Бугг прошел по крыше и остановился у кровати, посмотрел на расслабленного Тегола Беддикта, затем поднял сетку и накрыл хозяина.
Два глаза – карий и голубой – моргнули.
– А здесь не должно быть какой-нибудь рамы? Такое впечатление, что я готовлюсь к собственным похоронам.
– Раму мы утром употребили в очаге.
– А сетка поможет, чтобы меня не кусали?
– Может, и нет, но выглядит довольно мило.
Тегол прикрыл голубой глаз.
– Теперь вижу.
Бугг вздохнул:
– Висельный юмор, хозяин.
– У тебя что, проблемы?
– Я в сомнениях, – кивнул Бугг. – Да, знаю, это моя вечная беда.
– Тебе требуется, старый друг, взгляд смертного. Давай послушаем. Выкладывай дилемму, Бугг, чтобы я мог предложить изящный лаконичный совет.
– Странник преследует колдуна-короля, дабы выяснить, что тот замышляет. Колдун-король путается с нечестивыми обрядами другой Взошедшей, которая, в свою очередь, перестала питаться свежими трупами и неожиданно назначает рандеву упомянутому колдуну-королю, где они, возможно, познакомятся и заключат взаимовыгодную сделку по поводу разрушения цепей еще одного Взошедшего – того, кто скоро освободится, что приведет в смятение кое-кого далеко на севере, хотя он, наверное, еще не готов действовать. Тем временем давно отплывший флот эдур огибает Драконийское море и скоро войдет в устье реки, а на корабле два падших поборника, причем никто из них не намерен делать то, чего от него ожидают. Добавлю для пущей пикантности: тайна, то есть душа некоего Скабандари Кровавого Глаза, к сожалению, скоро перестанет быть тайной, и следовательно, и вдобавок, и в соответствии нас ожидает интересное лето.
– Это все?
– Да ни в коем случае, но будем брать в рот помаленьку, как я всегда говорю.

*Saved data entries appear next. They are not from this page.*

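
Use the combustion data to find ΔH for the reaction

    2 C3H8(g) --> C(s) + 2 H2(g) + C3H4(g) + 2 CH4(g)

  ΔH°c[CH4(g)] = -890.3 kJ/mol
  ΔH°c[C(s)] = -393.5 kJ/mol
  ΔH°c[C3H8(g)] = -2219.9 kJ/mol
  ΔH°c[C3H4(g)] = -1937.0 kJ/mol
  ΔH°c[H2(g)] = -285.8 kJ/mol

Using ΔH = Σ nΔHc°(reactants) − Σ nΔHc°(products):
= [2·(-2219.9)] − [1·(-393.5) + 2·(-285.8) + 1·(-1937.0) + 2·(-890.3)]
= 242.9 kJ/mol

ΔH = 242.9 kJ/mol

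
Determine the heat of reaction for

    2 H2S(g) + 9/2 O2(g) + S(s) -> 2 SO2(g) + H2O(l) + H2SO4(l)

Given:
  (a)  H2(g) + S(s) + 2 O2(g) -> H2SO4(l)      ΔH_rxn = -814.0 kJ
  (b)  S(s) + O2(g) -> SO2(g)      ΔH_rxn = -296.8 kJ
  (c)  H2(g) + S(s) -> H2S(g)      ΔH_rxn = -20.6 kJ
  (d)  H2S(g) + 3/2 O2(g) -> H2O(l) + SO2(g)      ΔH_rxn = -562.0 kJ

ΔH_rxn = -1652.2 kJ

(a) as written: -814.0 kJ
(b) as written: -296.8 kJ
(c) reversed: +20.6 kJ
(d) as written: -562.0 kJ
Since enthalpy is a state function, ΔH_rxn = (-814.0) + (-296.8) + (+20.6) + (-562.0) = -1652.2 kJ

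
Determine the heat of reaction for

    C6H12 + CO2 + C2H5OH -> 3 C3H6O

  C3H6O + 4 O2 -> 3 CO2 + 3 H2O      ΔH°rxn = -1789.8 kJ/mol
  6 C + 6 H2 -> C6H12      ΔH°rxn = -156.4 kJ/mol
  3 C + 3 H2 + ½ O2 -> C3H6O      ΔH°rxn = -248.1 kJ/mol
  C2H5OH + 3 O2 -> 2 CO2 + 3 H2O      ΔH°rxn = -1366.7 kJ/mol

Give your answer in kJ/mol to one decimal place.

equation 1 reversed: +1789.8 kJ/mol
equation 2 reversed: +156.4 kJ/mol
equation 3 × 2: (2)·(-248.1) = -496.2 kJ/mol
equation 4 as written: -1366.7 kJ/mol
ΔH°rxn = (-1)·(-1789.8) + (-1)·(-156.4) + (2)·(-248.1) + (1)·(-1366.7) = 83.3 kJ/mol

ΔH°rxn = 83.3 kJ/mol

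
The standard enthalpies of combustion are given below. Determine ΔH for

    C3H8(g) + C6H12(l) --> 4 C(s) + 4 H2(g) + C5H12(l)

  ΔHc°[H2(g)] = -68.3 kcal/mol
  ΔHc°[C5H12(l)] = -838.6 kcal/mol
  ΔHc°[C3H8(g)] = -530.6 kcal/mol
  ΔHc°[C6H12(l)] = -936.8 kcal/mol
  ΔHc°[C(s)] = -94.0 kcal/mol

ΔH = 20.4 kcal/mol

With combustion enthalpies, reactants minus products:
= [1·(-530.6) + 1·(-936.8)] − [4·(-94.0) + 4·(-68.3) + 1·(-838.6)]
= 20.4 kcal/mol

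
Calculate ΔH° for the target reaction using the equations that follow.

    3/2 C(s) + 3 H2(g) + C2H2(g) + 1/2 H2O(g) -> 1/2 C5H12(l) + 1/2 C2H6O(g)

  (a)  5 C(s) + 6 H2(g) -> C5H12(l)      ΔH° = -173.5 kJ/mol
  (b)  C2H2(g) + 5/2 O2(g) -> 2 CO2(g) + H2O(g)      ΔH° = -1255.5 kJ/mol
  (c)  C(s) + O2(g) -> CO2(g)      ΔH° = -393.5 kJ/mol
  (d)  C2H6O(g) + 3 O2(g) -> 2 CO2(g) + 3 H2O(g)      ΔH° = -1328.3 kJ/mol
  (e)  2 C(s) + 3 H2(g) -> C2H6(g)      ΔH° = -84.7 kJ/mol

(a) × 1/2 (×1/2 to match 1/2 C5H12(l) in the target): (1/2)·(-173.5) = -86.75 kJ/mol
(b) as written (C2H2(g) already on the reactant side): -1255.5 kJ/mol
(c) reversed: +393.5 kJ/mol
(d) reversed and × 1/2 (reverse to put C2H6O(g) on the product side; ×1/2 to match 1/2 C2H6O(g) in the target): (-1/2)·(-1328.3) = +664.15 kJ/mol
(e): not needed (C2H6(g) appears nowhere else).
Combining the equations, ΔH° = (1/2)·(-173.5) + (1)·(-1255.5) + (-1)·(-393.5) + (-1/2)·(-1328.3) = -284.6 kJ/mol

ΔH° = -284.6 kJ/mol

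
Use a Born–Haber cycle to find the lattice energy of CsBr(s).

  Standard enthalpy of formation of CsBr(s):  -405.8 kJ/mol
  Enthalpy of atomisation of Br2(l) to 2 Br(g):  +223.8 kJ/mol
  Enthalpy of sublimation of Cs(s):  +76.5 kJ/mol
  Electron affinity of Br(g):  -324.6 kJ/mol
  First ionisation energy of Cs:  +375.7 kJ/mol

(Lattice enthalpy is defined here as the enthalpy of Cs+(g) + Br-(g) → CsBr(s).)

U = -645.3 kJ/mol

ΔHf° = 1·ΔHsub + 1·(ΣIE) + 1/2·D(Br2) + 1·EA + U
-405.8 = 1·(+76.5) + 1·(+375.7) + 1/2·(+223.8) + 1·(-324.6) + U
U = -405.8 − (+239.5) = -645.3 kJ/mol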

– Не ты. Так всегда говорит Шурк Элаль.
– Ваша склонность к отвратительным образам, хозяин, всегда не вовремя и не к месту. Итак, возвращаясь к вашему лаконичному совету…
– Признаться, я разочарован. Ты даже не упомянул мою гениальную затею обанкротить империю.
– Куратор теперь охотится на вас всерьез.
– Карос Инвиктад? Тогда понятно, почему ты укрыл меня саваном. Постараюсь быть поближе к краю крыши в тот день, когда он явится со своими слюнявыми пособниками. Лучше самому сброситься вниз… Кстати, что у нас на ужин?
– Яйца виников – я нашел прибившееся гнездо.
– Но яйца виников ядовиты – на это жалуются тучи чаек, кружащих над каждым плавучим островком.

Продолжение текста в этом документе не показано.